This page is outdated

Before I find time to revamp this page, please see my Google Scholar page for update-to-date publication list

About Me

I did my PhD under the supervision of David J. Fleet and Aaron Hertzmann at the University of Toronto in the Computer Vision group. I am now a research team lead at Borealis AI (RBC Institute for Research). I can be reached with this email: caoy at domain name cs.toronto.edu.


Introductory machine learning course at UofT Scarborough:

CSCC11: Introduction to Machine Learning and Data Mining (Fall 2016)

Previously I TA'ed for these courses:

CSC2503: Foundations of Computer Vision (Fall 2014)

CSCC11: Introduction to Machine Learning and Data Mining (Fall 2013)

CSC108 Introduction to Computer Programming (Fall 2013)

CSC148, CSC104 (2010-2012)

My Google Scholar Page for update-to-date list

Selected Publications (not updated)

Scaling Gaussian Processes

Yanshuai Cao

Ph.D. Thesis

Adversarial Manipulation of Deep Representations

Sara Sabour*, Yanshuai Cao*, Fartash Faghri, David J. Fleet

Accepted for ICLR 2016

We show that the representation of an image in a deep neural network (DNN) can be manipulated to mimic those of other natural images, with only minor, imperceptible perturbations to the original image. Previous methods for generating adversarial images focused on image perturbations designed to produce erroneous class labels, while we concentrate on the internal layers of DNN representations. In this way our new class of adversarial images differs qualitatively from others. While the adversary is perceptually similar to one image, its internal representation appears remarkably similar to a different image, one from a different class, bearing little if any apparent similarity to the input; they appear generic and consistent with the space of natural images. This phenomenon raises questions about DNN representations, as well as the properties of natural images themselves.

Transductive Log Opinion Pool of Gaussian Process Experts

Cao, Y., Fleet, D.J.

NIPS2015 Workshop on Nonparametric Methods for Large Scale Representation Learning, Montreal, 2015.

We introduce a framework for analyzing transductive combination of Gaussian process (GP) experts, where independently trained GP experts are combined in a way that depends on test point location, in order to scale GPs to big data. The framework provides some theoretical justification for the generalized product of GP experts (gPoE-GP) which was previously shown to work well in practice but lacks theoretical basis. Based on the proposed framework, an improvement over gPoE-GP is introduced and empirically validated.

Project page

Efficient Optimization for Sparse Gaussian Process Regression © IEEE

Cao, Y., Brubaker, M., Fleet, D.J. and Hertzmann, A.
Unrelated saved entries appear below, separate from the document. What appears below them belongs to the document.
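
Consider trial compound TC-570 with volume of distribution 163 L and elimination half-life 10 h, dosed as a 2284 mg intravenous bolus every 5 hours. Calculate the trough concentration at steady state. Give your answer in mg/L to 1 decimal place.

33.8 mg/L

k = ln2/t½ = ln2/10 ≈ 0.069315 h⁻¹; fraction remaining f = e^(−kτ) = e^(−0.069315×5) ≈ 0.7071.
Each bolus raises the concentration by D/Vd = 2284/163 ≈ 14.012 mg/L.
Steady-state trough Cmin,ss = C₀·f/(1−f) ≈ 14.012 × 0.7071/0.2929 ≈ 33.827 mg/L.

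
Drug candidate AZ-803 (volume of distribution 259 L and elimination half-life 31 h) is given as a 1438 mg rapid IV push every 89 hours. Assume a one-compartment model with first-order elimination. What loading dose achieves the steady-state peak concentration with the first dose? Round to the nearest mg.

f = (1/2)^(89/31) ≈ 0.136695; accumulation ratio R = 1/(1−f) ≈ 1.15834.
Loading dose to hit Cmax,ss on first dose: D_load = D_maint·R ≈ 1438 × 1.15834 ≈ 1665.69 mg.

1666 mg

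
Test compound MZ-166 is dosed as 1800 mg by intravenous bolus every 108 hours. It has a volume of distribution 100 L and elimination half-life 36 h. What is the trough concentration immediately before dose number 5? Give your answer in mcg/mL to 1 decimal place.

f = (1/2)^(τ/t½) = (1/2)^(108/36) ≈ 0.1250.
C₀ = D/Vd = 1800/100 ≈ 18.000 mcg/mL.
Before the 5th dose, 4 doses have been given. Superposition: Cmin = C₀·(f + f² + … + f^4).
≈ 18.000 × (0.1250 + 0.0156 + 0.0020 + 0.0002) ≈ 18.000 × 0.1428 ≈ 2.570 mcg/mL.

2.6 mcg/mL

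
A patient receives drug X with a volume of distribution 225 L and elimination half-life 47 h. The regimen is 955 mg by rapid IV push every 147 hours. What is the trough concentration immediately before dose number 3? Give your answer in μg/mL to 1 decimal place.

0.5 μg/mL

f = (1/2)^(τ/t½) = (1/2)^(147/47) ≈ 0.1144.
C₀ = D/Vd = 955/225 ≈ 4.244 μg/mL.
Before the 3rd dose, 2 doses have been given. Superposition: Cmin = C₀·(f + f²).
≈ 4.244 × (0.1144 + 0.0131) ≈ 4.244 × 0.1275 ≈ 0.541 μg/mL.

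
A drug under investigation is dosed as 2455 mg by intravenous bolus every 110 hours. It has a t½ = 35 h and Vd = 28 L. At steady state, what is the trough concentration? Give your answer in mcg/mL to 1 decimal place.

k = ln2/t½ = ln2/35 ≈ 0.019804 h⁻¹; fraction remaining f = e^(−kτ) = e^(−0.019804×110) ≈ 0.1132.
At steady state, accumulation factor R = 1/(1 − e^(−kτ)) ≈ 1.1276.
Each bolus raises the concentration by D/Vd = 2455/28 ≈ 87.679 mcg/mL.
Steady-state peak Cmax,ss = C₀·R ≈ 87.679 × 1.1276 ≈ 98.867 mcg/mL.
One interval later, Cmin,ss = Cmax,ss·e^(−kτ) ≈ 98.867 × 0.1132 ≈ 11.192 mcg/mL.

11.2 mcg/mL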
IEEE Transactions on Pattern Analysis and Machine Intelligence, vol.37, no.12, pp.2415-2427, Dec. 1 2015.

Project page

Generalized Product of Experts for Automatic and Principled Fusion of Gaussian Process Predictions

Cao, Y., Fleet, D.J.

Modern Nonparametrics 3: Automating the Learning Pipeline workshop at NIPS, Montreal, 2014.
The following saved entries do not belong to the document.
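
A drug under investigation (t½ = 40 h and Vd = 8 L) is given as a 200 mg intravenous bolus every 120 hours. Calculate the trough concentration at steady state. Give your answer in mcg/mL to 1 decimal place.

3.6 mcg/mL

The dosing interval is 3 half-lives, so f = 2^(−3) = 0.125.
At steady state, R = 1/(1 − 0.125) = 8/7.
Single-dose peak C₀ = D/Vd = 200/8 = 25 mcg/mL.
Steady-state peak Cmax,ss = C₀·R = 25 × 8/7 ≈ 28.571 mcg/mL.
Steady-state trough Cmin,ss = Cmax,ss·f ≈ 28.571 × 0.125 ≈ 3.571 mcg/mL.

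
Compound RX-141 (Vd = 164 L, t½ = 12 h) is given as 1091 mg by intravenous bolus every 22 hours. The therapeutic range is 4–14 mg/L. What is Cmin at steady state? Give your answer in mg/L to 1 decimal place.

2.6 mg/L

Over one 22-h interval, 22/12 ≈ 1.8333 half-lives elapse, leaving f ≈ 0.2806 of each dose.
Each bolus raises the concentration by D/Vd = 1091/164 ≈ 6.652 mg/L.
Steady-state trough Cmin,ss = C₀·f/(1−f) ≈ 6.652 × 0.2806/0.7194 ≈ 2.595 mg/L.
Trough 2.6 mg/L vs MEC 4 mg/L: subtherapeutic.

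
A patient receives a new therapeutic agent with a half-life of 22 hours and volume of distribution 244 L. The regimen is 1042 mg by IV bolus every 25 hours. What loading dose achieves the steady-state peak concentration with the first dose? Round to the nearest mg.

f = (1/2)^(25/22) ≈ 0.454905; accumulation ratio R = 1/(1−f) ≈ 1.83454.
Loading dose to hit Cmax,ss on first dose: D_load = D_maint·R ≈ 1042 × 1.83454 ≈ 1911.59 mg.

1912 mg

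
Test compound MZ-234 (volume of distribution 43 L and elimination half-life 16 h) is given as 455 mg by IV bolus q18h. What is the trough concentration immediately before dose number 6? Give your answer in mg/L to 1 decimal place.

f = (1/2)^(τ/t½) = (1/2)^(18/16) ≈ 0.4585.
C₀ = D/Vd = 455/43 ≈ 10.581 mg/L.
Before the 6th dose, 5 doses have been given. Superposition: Cmin = C₀·(f + f² + … + f^5).
≈ 10.581 × (0.4585 + 0.2102 + 0.0964 + 0.0442 + 0.0203) ≈ 10.581 × 0.8296 ≈ 8.778 mg/L.

8.8 mg/L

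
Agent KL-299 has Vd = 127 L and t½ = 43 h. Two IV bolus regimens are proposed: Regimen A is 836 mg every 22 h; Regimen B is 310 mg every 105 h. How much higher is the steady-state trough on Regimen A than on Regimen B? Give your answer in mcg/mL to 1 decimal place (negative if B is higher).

14.9 mcg/mL

Regimen A: f = (1/2)^(22/43) ≈ 0.7014; Cmin,ss = (836/127)·f/(1−f) ≈ 15.462 mcg/mL.
Regimen B: f = (1/2)^(105/43) ≈ 0.1840; Cmin,ss = (310/127)·f/(1−f) ≈ 0.550 mcg/mL.
Difference ≈ 15.462 − 0.550 ≈ 14.912 mcg/mL.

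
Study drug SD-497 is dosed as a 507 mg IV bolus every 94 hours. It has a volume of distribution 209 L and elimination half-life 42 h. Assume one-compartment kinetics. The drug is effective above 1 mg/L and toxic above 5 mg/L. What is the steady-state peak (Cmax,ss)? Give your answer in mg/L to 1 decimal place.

k = ln2/t½ = ln2/42 ≈ 0.016504 h⁻¹; fraction remaining f = e^(−kτ) = e^(−0.016504×94) ≈ 0.2120.
Accumulation ratio R = 1/(1 − f) ≈ 1/0.7880 ≈ 1.2690.
Each bolus raises the concentration by D/Vd = 507/209 ≈ 2.426 mg/L.
Steady-state peak Cmax,ss = C₀·R ≈ 2.426 × 1.2690 ≈ 3.079 mg/L.
Peak 3.1 mg/L vs MTC 5 mg/L: below toxic threshold.

3.1 mg/L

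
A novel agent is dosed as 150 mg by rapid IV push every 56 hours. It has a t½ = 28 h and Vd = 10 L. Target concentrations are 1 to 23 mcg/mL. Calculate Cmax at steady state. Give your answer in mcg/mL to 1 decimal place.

20.0 mcg/mL

τ = 56 h = 2 half-lives, so f = (1/2)^2 = 0.25.
Accumulation ratio R = 1/(1 − f) = 1/0.75 = 4/3.
Single-dose peak C₀ = D/Vd = 150/10 = 15 mcg/mL.
Steady-state peak Cmax,ss = C₀·R = 15 × 4/3 ≈ 20.000 mcg/mL.
Peak 20.0 mcg/mL vs MTC 23 mcg/mL: below toxic threshold.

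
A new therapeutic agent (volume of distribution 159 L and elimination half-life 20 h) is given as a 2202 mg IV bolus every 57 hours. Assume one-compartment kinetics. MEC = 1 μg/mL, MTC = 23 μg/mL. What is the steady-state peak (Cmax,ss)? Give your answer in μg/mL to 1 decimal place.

16.1 μg/mL

Over one 57-h interval, 57/20 ≈ 2.85 half-lives elapse, leaving f ≈ 0.1387 of each dose.
At steady state, accumulation factor R = 1/(1 − e^(−kτ)) ≈ 1.1610.
Each bolus raises the concentration by D/Vd = 2202/159 ≈ 13.849 μg/mL.
Steady-state peak Cmax,ss = C₀·R ≈ 13.849 × 1.1610 ≈ 16.079 μg/mL.
Peak 16.1 μg/mL vs MTC 23 μg/mL: below toxic threshold.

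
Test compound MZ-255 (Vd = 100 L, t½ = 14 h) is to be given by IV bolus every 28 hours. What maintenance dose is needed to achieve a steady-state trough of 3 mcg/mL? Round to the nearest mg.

τ/t½ = 28/14 ≈ 2, so f = (1/2)^(28/14) ≈ 0.250000.
Cmin,ss = (D/Vd)·f/(1−f), so D = Cmin,ss·Vd·(1−f)/f.
D = 3 × 100 × (1−f)/f ≈ 3 × 100 × 3.00000 ≈ 900.00 mg.

900 mg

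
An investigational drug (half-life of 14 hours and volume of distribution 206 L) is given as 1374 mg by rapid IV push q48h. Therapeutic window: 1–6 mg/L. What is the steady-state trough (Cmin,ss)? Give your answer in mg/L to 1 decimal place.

Over one 48-h interval, 48/14 ≈ 3.4286 half-lives elapse, leaving f ≈ 0.0929 of each dose.
Single-dose peak C₀ = D/Vd = 1374/206 ≈ 6.670 mg/L.
Steady-state trough Cmin,ss = C₀·f/(1−f) ≈ 6.670 × 0.0929/0.9071 ≈ 0.683 mg/L.
Trough 0.7 mg/L vs MEC 1 mg/L: subtherapeutic.

0.7 mg/L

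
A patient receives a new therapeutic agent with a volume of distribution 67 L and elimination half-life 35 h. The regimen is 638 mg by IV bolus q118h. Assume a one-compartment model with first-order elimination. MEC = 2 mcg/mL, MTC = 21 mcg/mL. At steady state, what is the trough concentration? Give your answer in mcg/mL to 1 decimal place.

τ/t½ = 118/35 ≈ 3.3714, so fraction remaining f = (1/2)^(118/35) ≈ 0.0966.
Single-dose peak C₀ = D/Vd = 638/67 ≈ 9.522 mcg/mL.
Steady-state trough Cmin,ss = C₀·f/(1−f) ≈ 9.522 × 0.0966/0.9034 ≈ 1.018 mcg/mL.
Trough 1.0 mcg/mL vs MEC 2 mcg/mL: subtherapeutic.

1.0 mcg/mL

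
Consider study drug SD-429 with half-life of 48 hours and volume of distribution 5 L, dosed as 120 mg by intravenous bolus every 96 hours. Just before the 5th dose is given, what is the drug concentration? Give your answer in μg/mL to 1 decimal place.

8.0 μg/mL

f = (1/2)^(τ/t½) = (1/2)^(96/48) ≈ 0.2500.
C₀ = D/Vd = 120/5 ≈ 24.000 μg/mL.
Before the 5th dose, 4 doses have been given. Superposition: Cmin = C₀·(f + f² + … + f^4).
≈ 24.000 × (0.2500 + 0.0625 + 0.0156 + 0.0039) ≈ 24.000 × 0.3320 ≈ 7.968 μg/mL.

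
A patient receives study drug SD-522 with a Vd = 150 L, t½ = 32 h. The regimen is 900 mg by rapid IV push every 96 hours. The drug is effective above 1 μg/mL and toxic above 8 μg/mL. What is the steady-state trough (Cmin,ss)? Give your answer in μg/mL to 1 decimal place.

τ = 96 h = 3 half-lives, so f = (1/2)^3 = 0.125.
Accumulation ratio R = 1/(1 − f) = 1/0.875 = 8/7.
Single-dose peak C₀ = D/Vd = 900/150 = 6 μg/mL.
Steady-state peak Cmax,ss = C₀·R = 6 × 8/7 ≈ 6.857 μg/mL.
Steady-state trough Cmin,ss = Cmax,ss·f ≈ 6.857 × 0.125 ≈ 0.857 μg/mL.
Trough 0.9 μg/mL vs MEC 1 μg/mL: subtherapeutic.

0.9 μg/mL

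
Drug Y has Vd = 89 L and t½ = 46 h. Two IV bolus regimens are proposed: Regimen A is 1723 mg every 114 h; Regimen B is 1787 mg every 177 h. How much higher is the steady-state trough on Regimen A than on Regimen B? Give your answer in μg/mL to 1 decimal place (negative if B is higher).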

In this work, we propose a generalized product of experts (gPoE) framework for combining the predictions of multiple probabilistic models. We identify four desirable properties that are important for scalability, expressiveness and robustness, when learning and inferring with a combination of multiple models. Through analysis and experiments, we show that gPoE of Gaussian processes (GP) have these qualities, while no other existing combination schemes satisfy all of them at the same time. The resulting GP-gPoE is highly scalable as individual GP experts can be independently learned in parallel; very expressive as the way experts are combined depends on the input rather than fixed; the combined prediction is still a valid probabilistic model with natural interpretation; and finally robust to unreliable predictions from individual experts.

Project page

Efficient Optimization for Sparse Gaussian Process Regression

Cao, Y., Brubaker, M., Fleet, D.J. and Hertzmann, A.
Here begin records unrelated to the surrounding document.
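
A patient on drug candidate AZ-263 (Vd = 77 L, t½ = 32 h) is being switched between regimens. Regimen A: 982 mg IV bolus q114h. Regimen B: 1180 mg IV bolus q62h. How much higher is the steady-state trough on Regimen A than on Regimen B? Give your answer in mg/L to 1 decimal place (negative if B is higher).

Regimen A: f = (1/2)^(114/32) ≈ 0.0846; Cmin,ss = (982/77)·f/(1−f) ≈ 1.179 mg/L.
Regimen B: f = (1/2)^(62/32) ≈ 0.2611; Cmin,ss = (1180/77)·f/(1−f) ≈ 5.415 mg/L.
Difference ≈ 1.179 − 5.415 ≈ -4.236 mg/L.

-4.2 mg/L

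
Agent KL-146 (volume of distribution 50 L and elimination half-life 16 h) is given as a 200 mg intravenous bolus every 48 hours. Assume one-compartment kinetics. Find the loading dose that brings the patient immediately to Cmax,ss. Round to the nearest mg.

f = (1/2)^(48/16) ≈ 0.125000; accumulation ratio R = 1/(1−f) ≈ 1.14286.
Loading dose to hit Cmax,ss on first dose: D_load = D_maint·R ≈ 200 × 1.14286 ≈ 228.57 mg.

229 mg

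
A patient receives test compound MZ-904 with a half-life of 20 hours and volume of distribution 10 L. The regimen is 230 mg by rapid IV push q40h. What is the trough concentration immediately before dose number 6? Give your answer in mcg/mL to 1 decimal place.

7.7 mcg/mL

f = (1/2)^(τ/t½) = (1/2)^(40/20) ≈ 0.2500.
C₀ = D/Vd = 230/10 ≈ 23.000 mcg/mL.
Before the 6th dose, 5 doses have been given. Superposition: Cmin = C₀·(f + f² + … + f^5).
≈ 23.000 × (0.2500 + 0.0625 + 0.0156 + 0.0039 + 0.0010) ≈ 23.000 × 0.3330 ≈ 7.659 mcg/mL.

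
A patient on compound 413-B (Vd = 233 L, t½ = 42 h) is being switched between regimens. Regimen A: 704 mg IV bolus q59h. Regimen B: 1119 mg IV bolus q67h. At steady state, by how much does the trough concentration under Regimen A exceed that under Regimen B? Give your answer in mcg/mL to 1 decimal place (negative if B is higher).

Regimen A: f = (1/2)^(59/42) ≈ 0.3777; Cmin,ss = (704/233)·f/(1−f) ≈ 1.834 mcg/mL.
Regimen B: f = (1/2)^(67/42) ≈ 0.3310; Cmin,ss = (1119/233)·f/(1−f) ≈ 2.376 mcg/mL.
Difference ≈ 1.834 − 2.376 ≈ -0.542 mcg/mL.

-0.5 mcg/mL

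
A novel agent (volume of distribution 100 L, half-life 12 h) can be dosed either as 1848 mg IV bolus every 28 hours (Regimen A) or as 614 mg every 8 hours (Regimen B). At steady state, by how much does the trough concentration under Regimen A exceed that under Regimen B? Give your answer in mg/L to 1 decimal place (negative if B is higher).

Regimen A: f = (1/2)^(28/12) ≈ 0.1984; Cmin,ss = (1848/100)·f/(1−f) ≈ 4.574 mg/L.
Regimen B: f = (1/2)^(8/12) ≈ 0.6300; Cmin,ss = (614/100)·f/(1−f) ≈ 10.455 mg/L.
Difference ≈ 4.574 − 10.455 ≈ -5.881 mg/L.

-5.9 mg/L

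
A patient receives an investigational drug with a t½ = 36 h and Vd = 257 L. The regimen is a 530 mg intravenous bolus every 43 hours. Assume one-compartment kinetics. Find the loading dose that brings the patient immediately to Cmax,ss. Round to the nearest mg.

941 mg

f = (1/2)^(43/36) ≈ 0.436955; accumulation ratio R = 1/(1−f) ≈ 1.77606.
Loading dose to hit Cmax,ss on first dose: D_load = D_maint·R ≈ 530 × 1.77606 ≈ 941.31 mg.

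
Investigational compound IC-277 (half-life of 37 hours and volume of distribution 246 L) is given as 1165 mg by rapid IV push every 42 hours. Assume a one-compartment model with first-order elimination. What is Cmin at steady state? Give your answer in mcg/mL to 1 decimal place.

4.0 mcg/mL

k = ln2/t½ = ln2/37 ≈ 0.018734 h⁻¹; fraction remaining f = e^(−kτ) = e^(−0.018734×42) ≈ 0.4553.
At steady state, accumulation factor R = 1/(1 − e^(−kτ)) ≈ 1.8359.
Each bolus raises the concentration by D/Vd = 1165/246 ≈ 4.736 mcg/mL.
Steady-state peak Cmax,ss = C₀·R ≈ 4.736 × 1.8359 ≈ 8.695 mcg/mL.
One interval later, Cmin,ss = Cmax,ss·e^(−kτ) ≈ 8.695 × 0.4553 ≈ 3.959 mcg/mL.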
Advances in Neural Information Processing Systems (NIPS), Lake Tahoe, 2013.

We propose an efficient optimization algorithm for selecting a subset of training data to induce sparsity for Gaussian process regression. The algorithm estimates an inducing set and the hyperparameters using a single objective, either the marginal likelihood or a variational free energy. The space and time complexity are linear in training set size, and the algorithm can be applied to large regression problems on discrete or continuous domains. Empirical evaluation shows state-of-art performance in discrete cases and competitive results in the continuous case.

Project page

Hobbies and other interests

I love Chinese poetry and occasionally write some myself.

I also love the arts of Muay Thai and boxing, and I used to train at WMT.